O Nobel da Economia

A tese fundamental dos três galardoados é que as instituições económicas e políticas são a causa fundamental do crescimento económico de longo prazo

O prémio Nobel da Economia de 2024 foi atribuído esta semana a Daron Acemoglu, Simon Johnson e James Robinson (que designarei em conjunto por AJR). É um prémio justíssimo. São três académicos de primeiríssima água que aliam um conhecimento profundo da sua ciência a um impressionante domínio da história e da ciência política. Depois, dedicam-se ao estudo daquele que desde Adam Smith é o problema central da Economia, a saber: porque é que umas nações são ricas e outras não. Parafraseando outro Nobel (Robert Lucas Jr.): existe alguma ação que um governo de um país pobre possa tomar para crescer como a Coreia do Sul ou Taiwan? Se sim, qual, exatamente? Se não, o que há na natureza desse país que o torna assim? Finalmente, AJR são, também, divulgadores de grande alcance e sucesso como demonstram as obras Why Nations Fail e Power and Progress. 

A tese fundamental de AJR é que as instituições económicas e políticas são a causa fundamental do crescimento económico de longo prazo. O crescimento depende em grande parte de investimentos em capital físico, humano e em I&D, e estes investimentos são feitos quando existem os incentivos certos; isto é, quando e onde eles têm um ambiente legislativo e económico favorável, onde têm a garantia de que seus direitos de propriedade serão protegidos (as chamadas ‘instituições económicas inclusivas’). Esta parte do papel das instituições (aquilo a que o também Nobel Douglass North chamava as «regras do jogo numa sociedade ou, mais formalmente, as restrições criadas pelo homem que moldam a interação humana») é conhecida e há muito enfatizada. Os agora laureados destacaram a relação na outra direção: o papel das instituições inclusivas não é meramente criar os incentivos certos para os privados investirem; é também proteger os cidadãos de indivíduos e empresas excessivamente poderosos, as chamadas ‘elites’, que para manterem o poder e riqueza adquiridos coartam a competição, a inovação e a destruição criadora: os interesses instalados tornam-se obstáculos ao crescimento (enquistando aquilo a que AJR chamam ‘instituições extrativas’). E com este ‘twist’ introduzem a política no processo e tornam endógeno o tipo de instituições existente: as instituições existentes resultam da luta entre diferentes grupos e indivíduos pela ‘partilha do bolo’ e cujo resultado depende do seu poder político relativo. Este, por seu lado, é determinada pelas instituições políticas (pelo voto em democracia, por exemplo) mas também pela distribuição preexistente da riqueza conferindo aos mais poderosos economicamente, um maior poder político de facto, que tentam usar no seu melhor interesse. 
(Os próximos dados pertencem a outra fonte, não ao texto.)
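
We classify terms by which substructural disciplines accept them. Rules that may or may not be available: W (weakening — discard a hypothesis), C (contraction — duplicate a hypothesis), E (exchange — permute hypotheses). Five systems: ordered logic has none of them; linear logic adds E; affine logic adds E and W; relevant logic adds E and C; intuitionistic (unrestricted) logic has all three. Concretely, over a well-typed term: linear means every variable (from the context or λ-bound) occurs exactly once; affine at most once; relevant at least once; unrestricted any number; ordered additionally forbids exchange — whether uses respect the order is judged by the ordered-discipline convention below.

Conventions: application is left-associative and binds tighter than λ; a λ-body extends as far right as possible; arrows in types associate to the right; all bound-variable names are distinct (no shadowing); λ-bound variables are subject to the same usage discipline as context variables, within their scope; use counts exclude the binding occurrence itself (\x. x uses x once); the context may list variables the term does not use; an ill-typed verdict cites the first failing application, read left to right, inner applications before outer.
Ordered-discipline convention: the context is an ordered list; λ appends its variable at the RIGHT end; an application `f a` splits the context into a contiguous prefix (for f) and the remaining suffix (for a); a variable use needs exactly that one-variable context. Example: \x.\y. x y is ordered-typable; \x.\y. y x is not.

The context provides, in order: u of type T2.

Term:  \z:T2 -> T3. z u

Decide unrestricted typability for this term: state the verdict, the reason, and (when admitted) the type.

yes — typability at (T2 -> T3) -> T3 is all that's needed; term : (T2 -> T3) -> T3
counts: u: 1×; z (bound): 1×
order of uses: z, u
typing: ✓ — (T2 -> T3) -> T3
all disciplines: ordered ✗ · linear ✓ · affine ✓ · relevant ✓ · unrestricted ✓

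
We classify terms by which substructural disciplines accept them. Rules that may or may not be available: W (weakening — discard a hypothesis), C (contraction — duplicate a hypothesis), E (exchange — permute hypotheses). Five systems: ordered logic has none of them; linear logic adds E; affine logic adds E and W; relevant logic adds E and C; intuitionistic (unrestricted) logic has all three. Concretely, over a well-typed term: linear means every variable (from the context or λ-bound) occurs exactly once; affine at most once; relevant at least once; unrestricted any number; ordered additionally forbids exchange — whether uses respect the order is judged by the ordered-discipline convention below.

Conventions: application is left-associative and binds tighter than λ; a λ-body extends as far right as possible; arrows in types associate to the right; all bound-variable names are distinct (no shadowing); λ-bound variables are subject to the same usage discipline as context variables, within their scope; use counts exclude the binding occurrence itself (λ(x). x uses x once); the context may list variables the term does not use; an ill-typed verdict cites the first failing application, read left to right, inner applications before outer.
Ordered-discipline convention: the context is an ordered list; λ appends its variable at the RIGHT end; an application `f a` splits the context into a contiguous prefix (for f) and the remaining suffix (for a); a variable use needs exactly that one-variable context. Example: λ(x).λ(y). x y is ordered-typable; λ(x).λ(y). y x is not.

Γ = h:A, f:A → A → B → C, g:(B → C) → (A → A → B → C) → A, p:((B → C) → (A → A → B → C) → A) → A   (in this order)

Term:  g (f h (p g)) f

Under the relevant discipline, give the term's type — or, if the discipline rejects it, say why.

term : A
usage: h: 1×, f: 2×, g: 2×, p: 1×
order of uses: g, f, h, p, g, f
typing: ✓ — A
per-discipline verdicts: ordered ✗, linear ✗, affine ✗, relevant ✓, unrestricted ✓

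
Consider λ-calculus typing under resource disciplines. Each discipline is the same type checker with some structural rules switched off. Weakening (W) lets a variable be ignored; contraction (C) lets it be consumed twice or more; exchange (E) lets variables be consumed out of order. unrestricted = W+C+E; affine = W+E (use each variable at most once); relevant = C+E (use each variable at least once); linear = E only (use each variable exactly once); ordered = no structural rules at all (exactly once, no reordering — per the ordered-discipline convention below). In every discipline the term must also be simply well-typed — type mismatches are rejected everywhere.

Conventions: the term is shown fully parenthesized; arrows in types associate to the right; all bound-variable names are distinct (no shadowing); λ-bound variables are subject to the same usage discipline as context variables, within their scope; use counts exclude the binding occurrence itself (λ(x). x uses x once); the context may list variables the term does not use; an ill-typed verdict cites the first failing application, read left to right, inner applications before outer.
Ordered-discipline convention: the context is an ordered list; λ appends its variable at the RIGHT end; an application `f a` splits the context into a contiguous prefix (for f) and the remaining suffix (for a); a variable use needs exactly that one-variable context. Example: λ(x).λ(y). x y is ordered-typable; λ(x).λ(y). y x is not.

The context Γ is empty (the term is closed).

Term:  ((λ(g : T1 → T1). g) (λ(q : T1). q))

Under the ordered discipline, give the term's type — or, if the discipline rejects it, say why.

term : T1 → T1
counts: g (bound): 1×; q (bound): 1×
use order (left to right): g, q
typing: ✓ — T1 → T1
summary: ordered ✓, linear ✓, affine ✓, relevant ✓, unrestricted ✓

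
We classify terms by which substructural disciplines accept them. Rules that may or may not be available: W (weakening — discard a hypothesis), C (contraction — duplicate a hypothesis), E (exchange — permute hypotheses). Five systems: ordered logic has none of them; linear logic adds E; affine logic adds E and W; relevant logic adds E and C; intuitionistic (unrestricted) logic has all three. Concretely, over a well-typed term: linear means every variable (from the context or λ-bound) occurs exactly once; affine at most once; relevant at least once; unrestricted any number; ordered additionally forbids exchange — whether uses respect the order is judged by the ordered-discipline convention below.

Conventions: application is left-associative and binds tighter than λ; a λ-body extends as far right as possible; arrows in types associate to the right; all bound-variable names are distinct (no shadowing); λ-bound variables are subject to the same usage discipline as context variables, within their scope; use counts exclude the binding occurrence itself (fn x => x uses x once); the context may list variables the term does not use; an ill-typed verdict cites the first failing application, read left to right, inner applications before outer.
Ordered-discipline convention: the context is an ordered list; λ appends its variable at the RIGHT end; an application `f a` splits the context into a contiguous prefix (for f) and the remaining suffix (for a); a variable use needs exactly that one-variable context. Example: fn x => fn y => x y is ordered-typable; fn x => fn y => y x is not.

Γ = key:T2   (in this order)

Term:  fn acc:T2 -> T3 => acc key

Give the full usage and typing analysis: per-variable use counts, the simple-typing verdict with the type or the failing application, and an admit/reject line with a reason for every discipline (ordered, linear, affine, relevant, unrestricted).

counts: key: 1×; acc (bound): 1×
order of uses: acc, key
typing: well-typed at (T2 -> T3) -> T3
ordered: ✗, no contiguous prefix/suffix split fits acc, key
linear: ✓, single use per variable (key, acc)
affine: ✓, at most one use each (key, acc)
relevant: ✓, none of key, acc goes unused
unrestricted: ✓, type-checks ((T2 -> T3) -> T3) and nothing is barred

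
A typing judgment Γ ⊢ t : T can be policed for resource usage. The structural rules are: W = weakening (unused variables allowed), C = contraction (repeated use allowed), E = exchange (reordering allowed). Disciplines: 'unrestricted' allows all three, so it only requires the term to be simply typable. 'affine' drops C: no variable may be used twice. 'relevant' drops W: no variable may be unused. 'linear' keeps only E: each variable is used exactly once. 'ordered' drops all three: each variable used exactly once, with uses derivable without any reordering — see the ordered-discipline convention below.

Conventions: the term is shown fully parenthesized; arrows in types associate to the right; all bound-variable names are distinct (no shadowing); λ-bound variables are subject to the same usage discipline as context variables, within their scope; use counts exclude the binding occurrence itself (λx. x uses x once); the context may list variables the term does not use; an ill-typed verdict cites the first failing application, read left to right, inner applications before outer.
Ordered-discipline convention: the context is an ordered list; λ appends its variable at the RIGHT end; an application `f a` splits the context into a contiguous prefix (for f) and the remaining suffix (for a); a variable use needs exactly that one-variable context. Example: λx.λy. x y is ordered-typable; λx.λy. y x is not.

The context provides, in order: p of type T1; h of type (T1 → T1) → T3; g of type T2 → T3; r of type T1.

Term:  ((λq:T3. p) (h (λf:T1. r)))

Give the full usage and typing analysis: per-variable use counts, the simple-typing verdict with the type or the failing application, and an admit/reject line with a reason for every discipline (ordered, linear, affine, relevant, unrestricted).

use counts: p: 1×; h: 1×; g: 0×; r: 1×; q (bound): 0×; f (bound): 0×
uses in reading order: p, h, r
typing: well-typed at T1
ordered: ✗ — unused: g, q, f — weakening required
linear: ✗ — unused: g, q, f — weakening required
affine: ✓ — at most one use each (p, h, g, r, q, f)
relevant: ✗ — unused: g, q, f — weakening required
unrestricted: ✓ — type-checks (T1) and nothing is barred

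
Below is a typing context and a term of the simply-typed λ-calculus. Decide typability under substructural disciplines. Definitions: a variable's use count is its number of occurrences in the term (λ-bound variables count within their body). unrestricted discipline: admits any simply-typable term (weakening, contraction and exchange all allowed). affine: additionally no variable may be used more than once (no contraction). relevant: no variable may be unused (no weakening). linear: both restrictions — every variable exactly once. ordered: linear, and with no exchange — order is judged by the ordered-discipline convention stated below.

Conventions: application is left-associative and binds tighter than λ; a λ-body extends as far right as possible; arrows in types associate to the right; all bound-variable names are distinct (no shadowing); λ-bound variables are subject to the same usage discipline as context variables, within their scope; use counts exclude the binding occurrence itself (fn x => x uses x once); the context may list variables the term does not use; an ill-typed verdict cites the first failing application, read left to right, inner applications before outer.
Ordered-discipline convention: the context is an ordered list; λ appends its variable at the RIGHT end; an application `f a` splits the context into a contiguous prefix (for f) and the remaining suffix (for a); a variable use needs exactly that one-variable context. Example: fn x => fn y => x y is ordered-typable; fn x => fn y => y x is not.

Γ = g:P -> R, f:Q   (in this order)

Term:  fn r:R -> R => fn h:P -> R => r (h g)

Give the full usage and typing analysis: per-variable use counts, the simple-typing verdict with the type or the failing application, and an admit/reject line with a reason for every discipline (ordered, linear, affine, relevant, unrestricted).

usage: g=1; f=0; r [bound]=1; h [bound]=1
uses in reading order: r, h, g
typing: ill-typed: an argument P -> R mismatches the expected P
ordered: ✗ — fails simple typing
linear: ✗ — a type mismatch blocks all five
affine: ✗ — the type mismatch rejects it
relevant: ✗ — not simply typable
unrestricted: ✗ — fails simple typing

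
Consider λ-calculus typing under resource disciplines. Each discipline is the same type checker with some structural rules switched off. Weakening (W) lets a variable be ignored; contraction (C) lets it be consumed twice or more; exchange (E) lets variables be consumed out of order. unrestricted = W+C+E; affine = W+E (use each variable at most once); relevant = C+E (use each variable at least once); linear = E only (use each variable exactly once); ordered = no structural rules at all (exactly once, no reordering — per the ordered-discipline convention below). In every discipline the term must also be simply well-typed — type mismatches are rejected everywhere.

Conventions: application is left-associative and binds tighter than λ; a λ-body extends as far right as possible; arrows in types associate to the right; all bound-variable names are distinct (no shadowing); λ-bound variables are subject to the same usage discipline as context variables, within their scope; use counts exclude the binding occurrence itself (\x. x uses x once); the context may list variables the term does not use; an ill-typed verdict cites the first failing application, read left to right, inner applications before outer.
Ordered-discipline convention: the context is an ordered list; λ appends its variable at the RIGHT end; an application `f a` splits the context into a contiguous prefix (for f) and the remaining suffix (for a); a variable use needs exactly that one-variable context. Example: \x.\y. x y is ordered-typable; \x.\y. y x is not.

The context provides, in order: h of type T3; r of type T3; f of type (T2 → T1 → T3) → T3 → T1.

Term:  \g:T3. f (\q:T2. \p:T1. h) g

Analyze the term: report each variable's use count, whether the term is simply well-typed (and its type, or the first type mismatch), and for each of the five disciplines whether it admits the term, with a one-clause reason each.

variable uses: h=1; r=0; f=1; g (λ-bound)=1; q (λ-bound)=0; p (λ-bound)=0
uses in reading order: f, h, g
typing: ✓ — T3 → T1
ordered: ✗, unused: r, q, p — weakening required
linear: ✗, unused: r, q, p — weakening required
affine: ✓, h, r, f, g, q, p: no repeats, contraction unneeded
relevant: ✗, unused: r, q, p — weakening required
unrestricted: ✓, type-checks (T3 → T1) and nothing is barred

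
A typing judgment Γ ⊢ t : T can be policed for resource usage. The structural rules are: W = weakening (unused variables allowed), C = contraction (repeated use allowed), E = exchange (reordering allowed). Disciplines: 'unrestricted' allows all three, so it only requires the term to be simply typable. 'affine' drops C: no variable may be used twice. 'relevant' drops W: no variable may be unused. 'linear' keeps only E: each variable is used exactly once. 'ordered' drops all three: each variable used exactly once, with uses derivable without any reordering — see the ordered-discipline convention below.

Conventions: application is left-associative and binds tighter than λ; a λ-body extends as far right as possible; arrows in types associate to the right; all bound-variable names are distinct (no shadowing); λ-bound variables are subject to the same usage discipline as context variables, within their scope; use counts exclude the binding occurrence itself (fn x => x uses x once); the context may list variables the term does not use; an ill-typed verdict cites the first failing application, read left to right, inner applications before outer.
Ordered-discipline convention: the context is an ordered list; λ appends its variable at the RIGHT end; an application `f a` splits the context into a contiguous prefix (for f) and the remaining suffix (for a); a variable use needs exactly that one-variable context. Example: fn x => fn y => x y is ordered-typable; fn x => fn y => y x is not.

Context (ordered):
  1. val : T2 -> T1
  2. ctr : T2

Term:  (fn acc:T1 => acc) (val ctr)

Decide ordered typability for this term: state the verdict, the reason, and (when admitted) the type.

yes — val, ctr, acc: once each, no exchange needed; term : T1
variable uses: val=1; ctr=1; acc (bound)=1
order of uses: acc, val, ctr
typing: ✓ — T1
per-discipline verdicts: ordered ✓; linear ✓; affine ✓; relevant ✓; unrestricted ✓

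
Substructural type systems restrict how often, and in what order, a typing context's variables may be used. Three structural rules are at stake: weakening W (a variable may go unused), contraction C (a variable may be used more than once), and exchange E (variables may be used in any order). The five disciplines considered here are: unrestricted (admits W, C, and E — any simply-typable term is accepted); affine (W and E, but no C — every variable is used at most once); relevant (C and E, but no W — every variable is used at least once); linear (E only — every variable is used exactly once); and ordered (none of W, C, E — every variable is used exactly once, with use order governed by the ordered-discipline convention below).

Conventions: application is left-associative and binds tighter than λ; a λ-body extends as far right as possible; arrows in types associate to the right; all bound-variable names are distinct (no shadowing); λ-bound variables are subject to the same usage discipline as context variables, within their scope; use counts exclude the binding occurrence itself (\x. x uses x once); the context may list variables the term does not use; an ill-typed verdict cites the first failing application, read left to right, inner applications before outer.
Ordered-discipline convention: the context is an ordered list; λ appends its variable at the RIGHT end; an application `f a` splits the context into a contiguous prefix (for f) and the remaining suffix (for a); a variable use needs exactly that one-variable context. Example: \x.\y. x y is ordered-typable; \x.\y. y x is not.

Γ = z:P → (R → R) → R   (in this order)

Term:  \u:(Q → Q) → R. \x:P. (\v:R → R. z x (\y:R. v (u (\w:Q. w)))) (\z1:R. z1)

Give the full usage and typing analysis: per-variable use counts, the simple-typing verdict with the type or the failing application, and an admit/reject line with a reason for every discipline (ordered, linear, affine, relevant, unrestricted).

counts: z: 1, u (bound): 1, x (bound): 1, v (bound): 1, y (bound): 0, w (bound): 1, z1 (bound): 1
uses in reading order: z, x, v, u, w, z1
typing: ✓ — ((Q → Q) → R) → P → R
ordered: ✗ — needs weakening: y unused
linear: ✗ — needs weakening: y unused
affine: ✓ — at most one use each (z, u, x, v, y, w, z1)
relevant: ✗ — needs weakening: y unused
unrestricted: ✓ — simply typable at ((Q → Q) → R) → P → R; W, C, E all held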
Os casos das duas Coreias são um exemplo contemporâneo frequentemente citado das teses dos novos Nobel. Nuno Palma, no seu As causas do atraso português, fornece uma boa ilustração para Portugal. Até ao final do século XVII as instituições políticas e económicas portuguesas desenvolveram-se em par com o que se passava em Inglaterra sendo mesmo, em certos aspetos, mais ‘inclusivas’. O influxo de ouro da primeira metade dos 1700’s mudou tudo: conduziu a uma apreciação real brutal que asfixiou a indústria nascente e matou as exportações e, concomitantemente, isolou o poder régio da sociedade civil, permitindo a consolidação do Absolutismo e a criação de uma estrutura mercantilista clientelar (uma típica instituição ‘extrativa’).

E como é no Portugal de hoje? Numa caracterização a traços largos Portugal tem instituições económicas e políticas inclusivas. Uma análise fina tempera esta observação: o envelhecimento da população, a dependência económica direta ou indireta do Estado, a informalidade ainda existente na economia e a influência do apelido de família no exercício do poder político e económico conduzem a ‘regras do jogo’ defensivas pouco abertas à mudança e ao progresso.